I think a lot of these ideas form very early. And how you respond to each other is going to be probably as important as any speech that a President makes in encouraging the kinds of religious tolerance that I think is so necessary in a world that’s getting smaller and smaller, where more and more people of different backgrounds, different races, different ethnicities are interacting and working and learning from each other.
And those circumstances – I think all of us have to fundamentally reject the notion that violence is a way to mediate our differences.
Question: I’m from H.R. College of Commerce and Economics. We were the privileged college to host Mr. Otis Moss this January. Sir, my question to you is why is Pakistan so important an ally to America, so far as America has never called it a terrorist state?

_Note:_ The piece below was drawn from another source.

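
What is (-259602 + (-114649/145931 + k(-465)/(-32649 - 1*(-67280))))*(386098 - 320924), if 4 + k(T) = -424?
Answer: -85505949922930357566/5053736461 ≈ -1.6919e+10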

Barack Omaba: Well – no, no, it’s a good question. And I must admit I was expecting it. (Laughter.) Pakistan is an enormous country. It is a strategically important country not just for the United States but for the world. It is a country whose people have enormous potential, but it is also, right now, a country that within it has some of the extremist elements that we discussed in the first question. That’s not unique to Pakistan, but obviously it exists in Pakistan.
The Pakistani government is very aware of that. And what we have tried to do over the last several years, certainly – I’ll just speak to my foreign policy – has been to engage aggressively with the Pakistani government to communicate that we want nothing more than a stable, prosperous, peaceful Pakistan, and that we will work with the Pakistani government in order to eradicate this extremism that we consider a cancer within the country that can potentially engulf the country.
And I will tell you that I think the Pakistani government understands now the potential threat that exists within their own borders. There are more Pakistanis who’ve been killed by terrorists inside Pakistan than probably anywhere else.
Now, progress is not as quick as we’d like, partly because when you get into, for example, some of the Northwest Territories, these are very – this is very difficult terrain, very entrenched. The Pakistani army has actually shifted some of its emphasis and focus into those areas. But that’s not originally what their armed forces were designed to do, and so they’re having to adapt and adjust to these new dangers and these new realities.
I think there is a growing recognition – but it’s something that doesn’t happen overnight – of what a profound problem this is. And so our feeling has been to be honest and forthright with Pakistan, to say we are your friend, this is a problem and we will help you, but the problem has to be addressed.
Now, let me just make this point, because obviously the history between India and Pakistan is incredibly complex and was born of much tragedy and much violence. And so it may be surprising to some of you to hear me say this, but I am absolutely convinced that the country that has the biggest stake in Pakistan’s success is India. I think that if Pakistan is unstable, that’s bad for India. If Pakistan is stable and prosperous, that’s good.
Because India is on the move. And it is absolutely in your interests, at a time when you’re starting to succeed in incredible ways on the global economic stage, that you [don't] want the distraction of security instability in your region. So my hope is, is that over time trust develops between the two countries, that dialogue begins – perhaps on less controversial issues, building up to more controversial issues – and that over time there’s a recognition that India and Pakistan can live side by side in peace and that both countries can prosper.
That will not happen tomorrow. But I think that needs to be our ultimate goal.
And by the way, the United States stands to be a friend and a partner in that process, but we can’t impose that on India and Pakistan. Ultimately, India and Pakistan have to arrive at their own understandings in terms of how the relationship evolves.